Ислам на протяжении веков выступал как протестная сила, идеологический ресурс для всех, кто в Азии и в Европе под религиозным знаменем оспаривал социальную несправедливость. Катары и альбигойцы, анабаптисты, вальденсы и гуситы черпали свою революционную убежденность в корнях подлинно исламской идеологии. В то же время ислам нельзя смешивать с клерикальной идеологией, с поповщиной, которая представляет собой традиционалистские формы мировоззрения господствующих классов.
— Но разве в католицизме не существовала теология освобождения? Почему вы считаете именно ислам «религией революции»?
— И в католицизме, и в протестантизме робкие шаги к протесту, получившие высокий титул «теологии освобождения», были сделаны некоторыми верующими интеллектуалами, чья совесть восстала против очевидной спайки исторического христианства с эксплуататорской элитистской системой. Историческое христианство неотъемлемо от церкви, которая строится вокруг касты жрецов. Даже протестантизм, пытавшийся поначалу ограничить всесилие клерикальной корпорации, кончил сегодня практически тем же. Кроме того, эксплуататорские классы идеологически обслуживаются обновленными архаическими культами, цель которых — обеспечить элитам сознание своей духовной избранности, бесконечного превосходства над человеческим стадом. Ислам в его фундаментальном историческом выражении есть община верующих, которая противостоит насилию, несправедливости, угнетению и беззаконию в любых формах. Эта община есть живой вызов бесконечной традиции попрания человеческого начала, которое и составляет вселенскую историю. Мир состоит из царствующих беспрепятственно различных видов угнетения, по отношению к которым время от времени возникают проблески бунта и сопротивления. Однако ислам есть яркая световая нить, идущая сквозь ночь мировой истории. Это своеобразная контристория общины, никогда не смирявшейся, никогда не перестававшей бороться, изначально установившей принцип равенства среди своих членов.

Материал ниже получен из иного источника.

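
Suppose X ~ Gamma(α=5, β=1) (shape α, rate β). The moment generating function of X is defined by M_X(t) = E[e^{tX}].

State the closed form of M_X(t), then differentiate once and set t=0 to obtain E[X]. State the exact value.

E[X] = D[M](0) = 5

M_X(t) = (1 - t)^(-5)
D[M](t) = 5/(t^6 - 6*t^5 + 15*t^4 - 20*t^3 + 15*t^2 - 6*t + 1)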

— Однако почему это все-таки религия? Разве в 19 веке марксизм не сформулировал научный материалистический подход к делу освобождения человечества от эксплуатации?
— Подобно тому, как власть имущие не могут господствовать, руководствуясь только корыстными побуждениями — они, в конечном счете, обосновывают свою власть при помощи смыслов и интерпретаций, которые выходят далеко за рамки бытового рационализма — так же и сопротивление гнету на протяжении тысячелетий опирается на смыслы, бесконечно превосходящие ограниченную задачу перераспределения экономических благ. Марксизм определяет сверхзадачу истории как прыжок из царства необходимости в царство свободы. В данном визионе марксизма, несмотря на всю его «научность», свобода употреблена в религиозном смысле, что подчеркивается сочетанием со словом «царство». О «царстве» сказано дважды, и то, первое, в котором мы находимся, и то будущее, в которое должно шагнуть человечество — это противостоящие друг другу космические реальности, а не просто капитализм и социализм.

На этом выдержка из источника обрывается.